During its earnings presentation on Tuesday, Baker Hughes said it expects to cut 7,000 jobs in the first quarter. Last Thursday, Schlumberger said that it was cutting 9,000 jobs — about 7.5% of its workforce.
This has some investors worried that the energy sector may slowdown the momentum in the US labour market,.
But according to Deutsche Bank’s Joseph LaVorgna, these concerns are overblown.
“It is a common misconception that the dramatic expansion in US energy production over the past several years has been a significant contributor to job growth in the current business cycle,” LaVorgna wrote in a note Friday. “This is simply not the case. In fact, the energy-related share of the labour market is lower today (1.4%) than it was in the beginning of the 1990s (1.8%).”
To compare how low this is, jobs in transportation-related industries make up 4.5% of the labour market, while the construction sector accounts for 4.4%. Also, most of the job growth in the current economic cycle has come from the services sector, LaVorgna wrote.

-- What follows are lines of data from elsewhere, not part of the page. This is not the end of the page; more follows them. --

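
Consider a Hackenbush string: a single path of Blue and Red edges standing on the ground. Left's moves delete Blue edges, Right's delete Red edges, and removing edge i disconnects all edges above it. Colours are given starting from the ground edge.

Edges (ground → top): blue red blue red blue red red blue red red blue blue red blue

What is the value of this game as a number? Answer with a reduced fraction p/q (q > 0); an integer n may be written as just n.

v(b) = { 0 | ∅ } so 1
v(br) = { 0 | 1 } so 1/2
v(brb) = { 0 1/2 | 1 } so 3/4
v(brbr) = { 0 1/2 | 3/4 1 } so 5/8
v(brbrb) = { 0 1/2 5/8 | 3/4 1 } so 11/16
v(brbrbr) = { 0 1/2 5/8 | 11/16 3/4 1 } so 21/32
v(brbrbrr) = { 0 1/2 5/8 | 21/32 11/16 3/4 1 } so 41/64
v(brbrbrrb) = { 0 1/2 5/8 41/64 | 21/32 11/16 3/4 1 } so 83/128
v(brbrbrrbr) = { 0 1/2 5/8 41/64 | 83/128 21/32 11/16 3/4 1 } so 165/256
v(brbrbrrbrr) = { 0 1/2 5/8 41/64 | 165/256 83/128 21/32 11/16 3/4 1 } so 329/512
v(brbrbrrbrrb) = { 0 1/2 5/8 41/64 329/512 | 165/256 83/128 21/32 11/16 3/4 1 } so 659/1024
v(brbrbrrbrrbb) = { 0 1/2 5/8 41/64 329/512 659/1024 | 165/256 83/128 21/32 11/16 3/4 1 } so 1319/2048
v(brbrbrrbrrbbr) = { 0 1/2 5/8 41/64 329/512 659/1024 | 1319/2048 165/256 83/128 21/32 11/16 3/4 1 } so 2637/4096
v(brbrbrrbrrbbrb) = { 0 1/2 5/8 41/64 329/512 659/1024 2637/4096 | 1319/2048 165/256 83/128 21/32 11/16 3/4 1 } so 5275/8192

5275/8192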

Here’s a chart showing that if you took gas station employees, the share of workers in the energy sector is less than 1%.
The pace of job creation in the sector compared to the entire labour market is sluggish, in any case. LaVorgna adds that when US oil production doubled between 2005 and now, the ratio of energy jobs to the entire market increased by just a tenth.
So while low oil prices may hurt the energy sector, it’s not likely to take down the entire labour market.